HOW DOES PARDES CONTINUE TO AFFECT YOU TODAY?

Pardes became my foundation stone for having respect and awe for Jewish text and Jewish learning. It was an incredibly inspiring and humbling period of my life – and these are two characteristics that remain constant in my work and personal commitment to Jewish education and the Jewish people. But there’s something else which is also critical here. As much as Pardes was about the text and the learning it was also deeply committed to the people. Pardes ingrained in me that learning is a deeply relational experience, and that the environment really does matter. I’m not just talking about the physical Beit Midrash or the building, but that feeling you have when you are truly welcomed into a community – regardless of who you are or what your prior experience or lack of experience with Jewish learning might be.

WHAT DOES THE JEWISH WORLD NEED MOST RIGHT NOW?

Right now, with so much seemingly wrong in the world, I am tempted to say that the Jewish world and Jewish people need a bit more humility and a bit more respect. Enough of all of the factions and tensions, it’s time for the Jewish people to tone down the vitriol and divisive behaviors often on display. But actually, what the Jewish world needs now might be the antithesis of humility – it needs boldness. The Jewish world now needs vision and purpose, and leadership to espouse such visions.
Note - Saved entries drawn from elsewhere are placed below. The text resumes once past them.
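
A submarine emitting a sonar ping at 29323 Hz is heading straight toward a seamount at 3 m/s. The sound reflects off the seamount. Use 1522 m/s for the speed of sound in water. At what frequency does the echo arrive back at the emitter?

29439 Hz

The seamount receives the sound from a moving source: f₁ = f₀ · v/(v − v_e) = 29323 × 1522/1519 ≈ 29381 Hz.
On the return leg the submarine is a moving observer: f₂ = f₁ · (v + v_e)/v = 29381 × 1525/1522 ≈ 29439 Hz.
Equivalently f₂ = f₀ · (v + v_e)/(v − v_e).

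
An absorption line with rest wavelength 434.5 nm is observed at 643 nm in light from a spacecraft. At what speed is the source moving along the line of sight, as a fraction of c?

λ'/λ₀ = 1.4799 > 1 (redshift), so the source is receding.
λ'/λ₀ = √((1 + β)/(1 − β)) for a receding source ⇒ β = (r² − 1)/(r² + 1) with r = λ'/λ₀.
β = (2.1900 − 1)/(2.1900 + 1) ≈ 0.373.

0.373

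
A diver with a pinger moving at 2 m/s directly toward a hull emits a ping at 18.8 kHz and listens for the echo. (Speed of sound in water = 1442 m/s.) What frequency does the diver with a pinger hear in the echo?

18.85 kHz

The hull receives the sound from a moving source: f₁ = f₀ · v/(v − v_e) = 18.8 × 1442/1440 ≈ 18.83 kHz.
On the return leg the diver with a pinger is a moving observer: f₂ = f₁ · (v + v_e)/v = 18.83 × 1444/1442 ≈ 18.85 kHz.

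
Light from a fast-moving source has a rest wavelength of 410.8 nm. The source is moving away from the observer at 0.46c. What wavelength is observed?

675.5 nm

Relativistic Doppler for wavelength: λ' = λ₀ · √((1 + β)/(1 − β)).
λ' = 410.8 × √(1.4600/0.5400) = 410.8 × 1.64429 ≈ 675.5 nm.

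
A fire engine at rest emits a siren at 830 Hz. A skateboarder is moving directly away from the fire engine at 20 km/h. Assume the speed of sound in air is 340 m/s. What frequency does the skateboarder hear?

20 km/h = 5.556 m/s.
Only the observer moves, away from the source, so f' = f · (v − v_o)/v.
f' = 830 × (340 − 5.556)/340 = 830 × 334.44/340 ≈ 816 Hz.

816 Hz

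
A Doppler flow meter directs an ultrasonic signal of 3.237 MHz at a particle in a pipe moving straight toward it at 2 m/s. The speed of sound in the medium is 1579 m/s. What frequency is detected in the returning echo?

3.245 MHz

The particle in a pipe first receives the wave as a moving observer: f₁ = f₀ · (v + u)/v = 3.237 × (1579 + 2)/1579 ≈ 3.241 MHz.
On reflection it acts as a source moving toward the stationary detector: f₂ = f₁ · v/(v − u) = 3.241 × 1579/1577 ≈ 3.245 MHz.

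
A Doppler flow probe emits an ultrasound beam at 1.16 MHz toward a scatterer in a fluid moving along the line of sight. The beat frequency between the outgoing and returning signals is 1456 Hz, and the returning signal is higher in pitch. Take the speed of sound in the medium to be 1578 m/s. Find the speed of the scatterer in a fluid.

0.99 m/s

Double Doppler shift off a moving reflector: f₂ = f₀ · (v + u)/(v − u) (u > 0 toward emitter).
Returning signal is higher, so f₂ = f₀ + Δf = 1160000 + 1456 = 1161456 Hz.
Rearranging, u = v · (f₂ − f₀)/(f₂ + f₀) = 1578 × 1456/2321456 ≈ 0.99 m/s.
So the scatterer in a fluid is moving at 0.99 m/s toward the emitter.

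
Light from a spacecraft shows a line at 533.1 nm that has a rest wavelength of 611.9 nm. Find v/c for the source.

λ'/λ₀ = 0.8712 < 1 (blueshift), so the source is approaching.
λ'/λ₀ = √((1 − β)/(1 + β)) for an approaching source ⇒ β = (1 − r²)/(1 + r²) with r = λ'/λ₀.
β = (1 − 0.7590)/(1 + 0.7590) ≈ 0.137.

0.137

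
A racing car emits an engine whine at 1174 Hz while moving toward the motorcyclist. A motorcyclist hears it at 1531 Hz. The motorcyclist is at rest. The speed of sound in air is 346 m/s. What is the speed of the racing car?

f' = f · v/(v − v_s) ⇒ v_s = v · |1 − f/f'|.
v_s = 346 × |1 − 1174/1531| = 346 × 0.2332 ≈ 81 m/s.

81 m/s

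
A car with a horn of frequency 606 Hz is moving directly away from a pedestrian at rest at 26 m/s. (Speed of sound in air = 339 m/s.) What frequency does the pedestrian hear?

563 Hz

Only the source moves, away from the listener, so f' = f · v/(v + v_s).
f' = 606 × 339/(339 + 26) = 606 × 339/365 ≈ 563 Hz.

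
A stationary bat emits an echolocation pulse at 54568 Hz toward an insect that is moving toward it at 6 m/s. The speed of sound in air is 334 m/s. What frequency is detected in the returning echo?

The insect first receives the wave as a moving observer: f₁ = f₀ · (v + u)/v = 54568 × (334 + 6)/334 ≈ 55548 Hz.
On reflection it acts as a source moving toward the stationary detector: f₂ = f₁ · v/(v − u) = 55548 × 334/328 ≈ 56564 Hz.
Equivalently f₂ = f₀ · (v + u)/(v − u).

56564 Hz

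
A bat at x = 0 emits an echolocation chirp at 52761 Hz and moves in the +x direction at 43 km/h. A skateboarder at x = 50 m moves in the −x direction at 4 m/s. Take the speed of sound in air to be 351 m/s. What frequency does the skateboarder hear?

43 km/h = 11.94 m/s.
The observer lies on the +x side, so the source is heading toward the observer and the observer is heading toward the source.
General Doppler shift: f' = f · (v + v_o)/(v − v_s).
f' = 52761 × (351 + 4)/(351 − 11.94) = 52761 × 355/339.06 ≈ 55242 Hz.

55242 Hz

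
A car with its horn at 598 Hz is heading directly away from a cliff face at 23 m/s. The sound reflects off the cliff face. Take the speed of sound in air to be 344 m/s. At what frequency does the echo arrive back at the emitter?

The cliff face receives the sound from a moving source: f₁ = f₀ · v/(v + v_e) = 598 × 344/367 ≈ 561 Hz.
On the return leg the car is a moving observer: f₂ = f₁ · (v − v_e)/v = 561 × 321/344 ≈ 523 Hz.
Equivalently f₂ = f₀ · (v − v_e)/(v + v_e).

523 Hz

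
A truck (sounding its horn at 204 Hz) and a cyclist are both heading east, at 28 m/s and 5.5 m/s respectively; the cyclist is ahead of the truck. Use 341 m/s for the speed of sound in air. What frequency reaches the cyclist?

The cyclist is ahead, so the truck is moving toward it while the cyclist is moving away from the truck.
General Doppler shift: f' = f · (v − v_o)/(v − v_s).
f' = 204 × (341 − 5.5)/(341 − 28) = 204 × 335.5/313 ≈ 219 Hz.

219 Hz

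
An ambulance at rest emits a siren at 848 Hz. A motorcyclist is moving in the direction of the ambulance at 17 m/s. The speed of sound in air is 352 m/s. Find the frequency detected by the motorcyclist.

889 Hz

Only the observer moves, toward the source, so f' = f · (v + v_o)/v.
f' = 848 × (352 + 17)/352 = 848 × 369/352 ≈ 889 Hz.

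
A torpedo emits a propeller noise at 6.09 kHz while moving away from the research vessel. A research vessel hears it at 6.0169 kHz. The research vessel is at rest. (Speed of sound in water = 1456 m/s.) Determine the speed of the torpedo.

17.7 m/s

f' = f · v/(v + v_s) ⇒ v_s = v · |1 − f/f'|.
v_s = 1456 × |1 − 6.09/6.0169| = 1456 × 0.01215 ≈ 17.7 m/s.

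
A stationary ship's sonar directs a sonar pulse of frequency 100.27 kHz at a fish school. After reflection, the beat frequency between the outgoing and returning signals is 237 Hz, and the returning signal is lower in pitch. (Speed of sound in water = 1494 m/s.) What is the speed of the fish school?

1.77 m/s

Double Doppler shift off a moving reflector: f₂ = f₀ · (v + u)/(v − u) (u > 0 toward emitter).
Returning signal is lower, so f₂ = f₀ − Δf = 100270 − 237 = 100033 Hz.
Rearranging, u = v · (f₂ − f₀)/(f₂ + f₀) = 1494 × -237/200303 ≈ -1.77 m/s.
So the fish school is moving at 1.77 m/s away from the emitter.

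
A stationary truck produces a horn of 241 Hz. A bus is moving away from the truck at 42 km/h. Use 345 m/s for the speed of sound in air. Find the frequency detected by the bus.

42 km/h = 11.67 m/s.
Moving observer, stationary source: f' = f · (v − v_o)/v.
f' = 241 × (345 − 11.67)/345 = 241 × 333.33/345 ≈ 233 Hz.

233 Hz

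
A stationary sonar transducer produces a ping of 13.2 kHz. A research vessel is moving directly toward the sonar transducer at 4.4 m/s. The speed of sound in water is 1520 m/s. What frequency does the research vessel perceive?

Only the observer moves, toward the source, so f' = f · (v + v_o)/v.
f' = 13.2 × (1520 + 4.4)/1520 = 13.2 × 1524.4/1520 ≈ 13.24 kHz.

13.24 kHz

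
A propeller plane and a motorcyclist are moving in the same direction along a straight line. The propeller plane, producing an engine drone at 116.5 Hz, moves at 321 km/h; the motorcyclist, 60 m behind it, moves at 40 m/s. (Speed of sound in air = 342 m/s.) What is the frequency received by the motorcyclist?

321 km/h = 89.17 m/s.
The motorcyclist is behind, so the propeller plane is moving away from it while the motorcyclist is moving toward the propeller plane.
Both move, so f' = f · (v + v_o)/(v + v_s).
f' = 116.5 × (342 + 40)/(342 + 89.17) = 116.5 × 382/431.17 ≈ 103 Hz.

103 Hz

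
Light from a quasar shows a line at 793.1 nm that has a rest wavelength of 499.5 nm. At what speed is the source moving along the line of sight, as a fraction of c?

0.432c

λ'/λ₀ = 1.5878 > 1 (redshift), so the source is receding.
λ'/λ₀ = √((1 + β)/(1 − β)) for a receding source ⇒ β = (r² − 1)/(r² + 1) with r = λ'/λ₀.
β = (2.5211 − 1)/(2.5211 + 1) ≈ 0.432.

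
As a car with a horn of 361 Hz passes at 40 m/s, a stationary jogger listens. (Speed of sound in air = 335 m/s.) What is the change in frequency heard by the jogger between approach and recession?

87.5 Hz

Approaching: f₁ = f · v/(v − v_s) = 361 × 335/295 ≈ 409.9 Hz.
Receding: f₂ = f · v/(v + v_s) = 361 × 335/375 ≈ 322.5 Hz.
Drop: f₁ − f₂ = 2f·v·v_s/(v² − v_s²) = 2 × 361 × 335 × 40/(335² − 40²) ≈ 87.5 Hz.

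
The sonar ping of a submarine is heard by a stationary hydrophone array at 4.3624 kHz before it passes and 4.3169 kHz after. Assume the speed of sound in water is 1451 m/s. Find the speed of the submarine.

7.6 m/s

f₁/f₂ = (v + v_s)/(v − v_s), so v_s = v · (f₁ − f₂)/(f₁ + f₂).
v_s = 1451 × (4.3624 − 4.3169)/(4.3624 + 4.3169) = 1451 × 0.0455/8.6793 ≈ 7.6 m/s.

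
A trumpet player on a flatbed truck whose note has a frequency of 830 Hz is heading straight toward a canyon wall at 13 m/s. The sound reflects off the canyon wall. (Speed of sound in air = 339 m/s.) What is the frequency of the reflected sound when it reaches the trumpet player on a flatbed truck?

The canyon wall receives the sound from a moving source: f₁ = f₀ · v/(v − v_e) = 830 × 339/326 ≈ 863 Hz.
On the return leg the trumpet player on a flatbed truck is a moving observer: f₂ = f₁ · (v + v_e)/v = 863 × 352/339 ≈ 896 Hz.

896 Hz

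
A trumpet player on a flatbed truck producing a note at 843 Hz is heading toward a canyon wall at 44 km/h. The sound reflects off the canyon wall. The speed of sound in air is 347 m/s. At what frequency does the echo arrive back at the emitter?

905 Hz

44 km/h = 12.22 m/s.
The canyon wall receives the sound from a moving source: f₁ = f₀ · v/(v − v_e) = 843 × 347/334.78 ≈ 874 Hz.
On the return leg the trumpet player on a flatbed truck is a moving observer: f₂ = f₁ · (v + v_e)/v = 874 × 359.22/347 ≈ 905 Hz.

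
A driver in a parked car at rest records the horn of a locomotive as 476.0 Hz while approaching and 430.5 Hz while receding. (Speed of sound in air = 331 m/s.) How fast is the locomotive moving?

16.6 m/s

f₁/f₂ = (v + v_s)/(v − v_s), so v_s = v · (f₁ − f₂)/(f₁ + f₂).
v_s = 331 × (476.0 − 430.5)/(476.0 + 430.5) = 331 × 45.5/906.5 ≈ 16.6 m/s.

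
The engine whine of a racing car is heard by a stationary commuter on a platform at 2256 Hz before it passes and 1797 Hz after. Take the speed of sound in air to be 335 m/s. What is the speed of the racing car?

38 m/s

f₁/f₂ = (v + v_s)/(v − v_s), so v_s = v · (f₁ − f₂)/(f₁ + f₂).
v_s = 335 × (2256 − 1797)/(2256 + 1797) = 335 × 459/4053 ≈ 38 m/s.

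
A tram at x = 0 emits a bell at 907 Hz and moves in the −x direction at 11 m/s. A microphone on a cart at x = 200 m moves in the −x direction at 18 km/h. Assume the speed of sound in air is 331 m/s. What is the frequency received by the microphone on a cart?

891 Hz

18 km/h = 5 m/s.
The observer lies on the +x side, so the source is heading away from the observer and the observer is heading toward the source.
General Doppler shift: f' = f · (v + v_o)/(v + v_s).
f' = 907 × (331 + 5)/(331 + 11) = 907 × 336/342 ≈ 891 Hz.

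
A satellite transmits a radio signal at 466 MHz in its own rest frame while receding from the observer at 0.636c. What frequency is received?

219.8 MHz

Relativistic Doppler for frequency: f' = f₀ · √((1 − β)/(1 + β)).
f' = 466 × √(0.3640/1.6360) = 466 × 0.47169 ≈ 219.8 MHz.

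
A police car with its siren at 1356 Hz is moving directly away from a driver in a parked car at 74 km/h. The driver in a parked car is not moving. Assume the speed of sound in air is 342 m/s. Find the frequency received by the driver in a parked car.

1279 Hz

74 km/h = 20.56 m/s.
Only the source moves, away from the listener, so f' = f · v/(v + v_s).
f' = 1356 × 342/(342 + 20.56) = 1356 × 342/362.6 ≈ 1279 Hz.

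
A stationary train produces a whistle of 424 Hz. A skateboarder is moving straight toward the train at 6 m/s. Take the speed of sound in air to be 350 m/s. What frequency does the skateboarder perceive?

431 Hz

Moving observer, stationary source: f' = f · (v + v_o)/v.
f' = 424 × (350 + 6)/350 = 424 × 356/350 ≈ 431 Hz.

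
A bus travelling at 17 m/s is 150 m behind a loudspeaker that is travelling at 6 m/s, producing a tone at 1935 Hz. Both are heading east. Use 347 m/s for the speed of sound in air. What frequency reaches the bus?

1995 Hz

The bus is behind, so the loudspeaker is moving away from it while the bus is moving toward the loudspeaker.
Both move, so f' = f · (v + v_o)/(v + v_s).
f' = 1935 × (347 + 17)/(347 + 6) = 1935 × 364/353 ≈ 1995 Hz.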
It needs vision rooted in hope and promise, and not laden with nostalgia or reaction to negative forces. The Jewish world now needs a vision that builds from the current state of the Jewish people and allows Jews to become the best human beings that they can become, the greatest contributors to the communities in which they live, and the transformative change agents to help make the world a better place.

CAN YOU SHARE A SPECIAL PARDES MEMORY?

There was that visceral moment when midrash first came to life. I remember it quite clearly, I was becoming increasingly frustrated with my inability to understand what was going on in class and automatically assumed that something was wrong with me. And then it clicked, and some of it, just some of it, began to make sense. But it was at that moment that I learned about perseverance in the study of Jewish text. Whereas in the past, my default would have been to give up, it was in this class where challenge became my greatest friend.

WHAT ELSE WOULD YOU LIKE TO SHARE?

In my work, I meet many Jewish educators. I often have the privilege of being able to sit and talk with them about their journeys – and what specifically helped them to become the Jewish educators that they are today. I am amazed, simply amazed, at how many times the name Pardes comes up in the journeys of so many great Jewish educators today. The ripple effect of studying at Pardes is enormous and virtually impossible to fully quantify. Mazal Tov Pardes on reaching this incredible milestone. And thank you for everything that you have given to me and so many others.